Minimally invasive focal therapies for prostate cancer

Dec. 21, 2018

Mayo Clinic offers a unique complement of MRI-directed, image-guided, minimally invasive focal therapies for prostate cancer. The procedure can be another option for selected patients with localized intermediate risk prostate cancer. The idea of focal therapy is relatively new to prostate cancer but has become an accepted approach for treatments for other cancers.

"The goal of focal therapy is to treat only the area with the most aggressive tumor, while leaving the rest of the prostate and its surrounding structures alone," says Derek J. Lomas, M.D., Pharm.D., a urologist at Mayo Clinic's campus in Rochester, Minnesota. "This approach is widely accepted in other types of cancer. For example, we commonly treat kidney cancers by removing or ablating only the tumor while leaving the rest of the kidney intact."

The prostate tumor that is targeted is referred to as the index lesion. In prostates with more than one tumor, this is generally the largest tumor with the highest grade. In these cases, it is believed that the index lesion drives the behavior of the prostate cancer and that treating it alone with focal therapy may lead to good overall cancer control with fewer side effects.

The typical treatment approaches to prostate cancer involve either surgical removal of the entire prostate (radical prostatectomy) or administration of radiation therapy to the whole prostate. These approaches can be associated with side effects such as erectile dysfunction or urinary incontinence. By targeting treatments to the tumor and avoiding structures that surround the prostate, such as the nerves that control erections or the urinary sphincters, providers hope to limit the side effect profile of prostate cancer treatment in properly selected patients.

Focal therapy relies on the use of energy sources to generate extreme temperatures that lead to tumor destruction. Available options include cryoablation, focal laser ablation and high-frequency ultrasound ablation.

MRI-guided focal cryoablation and focal laser ablation are offered clinically. Currently, high-frequency ultrasound ablation is offered only in the setting of an ongoing clinical trial Mayo Clinic. As long-term safety and efficacy data for this approach to prostate cancer therapy is lacking, all patients undergoing these treatments agree to participate in registries so that Mayo researchers can closely follow the patients' diseases.

Treatment and follow-up

All treatments are performed by a multidisciplinary team consisting of urologists and interventional radiologists. The procedures are performed with the assistance of real-time prostate MRI in Mayo Clinic's state-of-the-art MRI interventional suite, which was completed in 2018. Patients are placed under anesthesia for the procedure. For cryoablation and focal laser ablation, the ablation probes are placed through small needles inserted into the perineum. For high-frequency ultrasound ablation, the ablation energy is delivered through a transrectal ultrasound probe without the need for any needles.

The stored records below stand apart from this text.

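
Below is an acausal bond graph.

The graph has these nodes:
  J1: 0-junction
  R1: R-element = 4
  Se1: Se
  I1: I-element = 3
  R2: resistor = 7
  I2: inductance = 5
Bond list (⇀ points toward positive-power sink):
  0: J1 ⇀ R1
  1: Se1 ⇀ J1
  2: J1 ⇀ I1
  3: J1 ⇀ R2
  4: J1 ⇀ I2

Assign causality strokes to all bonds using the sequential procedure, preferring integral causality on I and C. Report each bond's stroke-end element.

β1 →J1  (Se1 (Se) sets effort on bond)
β0 →R1  (0-jn J1 has e-setter on 1)
β2 →I1  (0-jn J1 has e-setter on 1)
β3 →R2  (0-jn J1 has e-setter on 1)
β4 →I2  (J1: bond 1 brought effort, rest push out)

bond 0 →R1
bond 1 →J1
bond 2 →I1
bond 3 →R2
bond 4 →I2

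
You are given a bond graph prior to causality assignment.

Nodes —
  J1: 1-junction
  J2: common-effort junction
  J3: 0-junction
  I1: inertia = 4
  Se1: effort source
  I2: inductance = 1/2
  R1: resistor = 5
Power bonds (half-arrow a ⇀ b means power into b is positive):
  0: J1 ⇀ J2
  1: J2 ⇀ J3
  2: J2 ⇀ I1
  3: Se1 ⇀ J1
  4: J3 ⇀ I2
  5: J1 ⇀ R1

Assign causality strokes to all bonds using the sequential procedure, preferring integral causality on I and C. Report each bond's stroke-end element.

b3 |J1  (Se1: effort source, stroke at far end)
b2 |I1  (I1: I, integral causality)
b4 |I2  (I2: I, integral causality)
b1 |J3  (J3 needs exactly one e-in)
b0 |J2  (J2 needs exactly one e-in)
b5 |J1  (J1: bond 0 brought flow, rest push out)

b0 |J2
b1 |J3
b2 |I1
b3 |J1
b4 |I2
b5 |J1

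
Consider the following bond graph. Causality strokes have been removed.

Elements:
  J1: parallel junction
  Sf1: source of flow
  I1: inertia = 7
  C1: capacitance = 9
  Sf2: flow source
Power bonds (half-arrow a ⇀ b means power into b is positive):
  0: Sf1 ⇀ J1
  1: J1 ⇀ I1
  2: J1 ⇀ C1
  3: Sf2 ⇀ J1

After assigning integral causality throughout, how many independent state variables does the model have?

2  (C1, I1 all integral)

bond 0 |Sf1  (Sf1: flow source, stroke at near end)
bond 3 |Sf2  (Sf2: flow source, stroke at near end)
bond 1 |I1  (prefer integral on I1)
bond 2 |J1  (only one effort-in slot at J1)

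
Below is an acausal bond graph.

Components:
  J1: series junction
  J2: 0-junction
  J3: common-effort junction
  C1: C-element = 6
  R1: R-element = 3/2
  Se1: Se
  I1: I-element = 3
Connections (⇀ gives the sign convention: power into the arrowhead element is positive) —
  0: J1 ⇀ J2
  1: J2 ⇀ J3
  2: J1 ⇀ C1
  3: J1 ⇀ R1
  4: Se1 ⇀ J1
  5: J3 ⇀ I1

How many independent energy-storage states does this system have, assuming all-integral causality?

2  (C1, I1 all integral)

#4 stroke at J1  (source Se1 imposes e)
#2 stroke at J1  (C1 integral (e out))
#5 stroke at I1  (I1 outputs flow p/I1)
#1 stroke at J3  (J3 needs exactly one e-in)
#0 stroke at J2  (closing 0-jn rule on J2)
#3 stroke at J1  (common-f at J1 fixed by 0)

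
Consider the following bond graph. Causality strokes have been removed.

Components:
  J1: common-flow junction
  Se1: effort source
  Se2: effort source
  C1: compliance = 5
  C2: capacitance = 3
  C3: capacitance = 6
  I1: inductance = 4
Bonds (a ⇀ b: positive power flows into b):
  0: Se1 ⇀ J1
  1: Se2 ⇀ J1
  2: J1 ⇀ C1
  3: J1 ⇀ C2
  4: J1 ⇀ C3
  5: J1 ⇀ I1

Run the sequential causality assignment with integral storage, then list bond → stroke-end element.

bond 0 →J1
bond 1 →J1
bond 2 →J1
bond 3 →J1
bond 4 →J1
bond 5 →I1

bond 0 |J1  (Se1 fixes effort; stroke away)
bond 1 |J1  (source Se2 imposes e)
bond 2 |J1  (C1 outputs effort q/C1)
bond 3 |J1  (C2 integral (e out))
bond 4 |J1  (prefer integral on C3)
bond 5 |I1  (closing 1-jn rule on J1)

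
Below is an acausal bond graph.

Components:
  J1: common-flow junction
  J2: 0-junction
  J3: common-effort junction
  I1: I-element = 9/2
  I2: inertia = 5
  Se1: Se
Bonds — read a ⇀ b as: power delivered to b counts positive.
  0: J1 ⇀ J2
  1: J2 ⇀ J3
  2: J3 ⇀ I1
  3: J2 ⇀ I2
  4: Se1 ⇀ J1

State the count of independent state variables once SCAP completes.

2  (I1, I2 all integral)

b4 |J1  (Se1 (Se) sets effort on bond)
b0 |J2  (J1: last free bond brings flow in)
b1 |J3  (common-e at J2 fixed by 0)
b3 |I2  (J2 effort already set via bond 0)
b2 |I1  (J3 effort already set via bond 1)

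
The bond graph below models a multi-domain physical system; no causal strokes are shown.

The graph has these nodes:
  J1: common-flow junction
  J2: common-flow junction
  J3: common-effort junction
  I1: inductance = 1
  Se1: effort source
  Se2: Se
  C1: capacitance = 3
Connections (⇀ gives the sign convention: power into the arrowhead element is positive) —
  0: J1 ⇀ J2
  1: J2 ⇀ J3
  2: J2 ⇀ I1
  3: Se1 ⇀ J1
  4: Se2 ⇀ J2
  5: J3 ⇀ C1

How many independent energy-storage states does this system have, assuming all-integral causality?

#3 stroke→J1  (Se1 fixes effort; stroke away)
#4 stroke→J2  (Se2: effort source, stroke at far end)
#0 stroke→J2  (J1: last free bond brings flow in)
#2 stroke→I1  (I1 integral (f out))
#1 stroke→J2  (common-f at J2 fixed by 2)
#5 stroke→J3  (J3 needs exactly one e-in)

2  (C1, I1 all integral)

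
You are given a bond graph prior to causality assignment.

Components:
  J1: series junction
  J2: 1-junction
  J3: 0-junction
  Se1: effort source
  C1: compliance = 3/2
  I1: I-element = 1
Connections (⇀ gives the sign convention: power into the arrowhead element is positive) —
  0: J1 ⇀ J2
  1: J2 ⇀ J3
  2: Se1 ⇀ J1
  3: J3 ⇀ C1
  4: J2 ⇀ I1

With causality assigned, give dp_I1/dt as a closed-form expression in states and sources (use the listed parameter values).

bond 2 stroke at J1  (Se1 fixes effort; stroke away)
bond 0 stroke at J2  (only one flow-in slot at J1)
bond 3 stroke at J3  (C1 outputs effort q/C1)
bond 1 stroke at J2  (J3: bond 3 brought effort, rest push out)
bond 4 stroke at I1  (J2: last free bond brings flow in)

dp_I1/dt = E_Se1 - 2*q_C1/3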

Depending on the size and location of the tumor, the procedure takes about 2.5 hours. Patients generally spend one night in the hospital for observation and have a urinary catheter in place for one to three days. There are few activity restrictions following removal of the catheter. Typically, patients who undergo surgical removal of the prostate will have up to six weeks of the lifting restrictions and require a urinary catheter for one week.

Focal therapy is suitable for properly selected candidates. While there are no strict criteria for patients selected for focal therapy, optimal candidates have biopsy-proven intermediate risk prostate cancer in only one area of the prostate. Some men with small areas of low-risk prostate cancer in addition to their index lesion may also be candidates. The prostate cancer lesion should also be visible on prostate MRI.

Ongoing follow-up is very important following treatment. Patients can expect follow-up PSA testing every three months initially following treatment. Follow-up prostate MRIs and clinic visits are scheduled every six months to start, and intervals may be increased as more time passes. Repeat prostate biopsy is also important if changes are seen on follow-up MRI or the PSA rises.

If recurrent prostate cancer is found on follow-up, patients may have the option for repeat ablation or they can elect to have whole-prostate gland treatment in the form of radical prostatectomy or radiation therapy.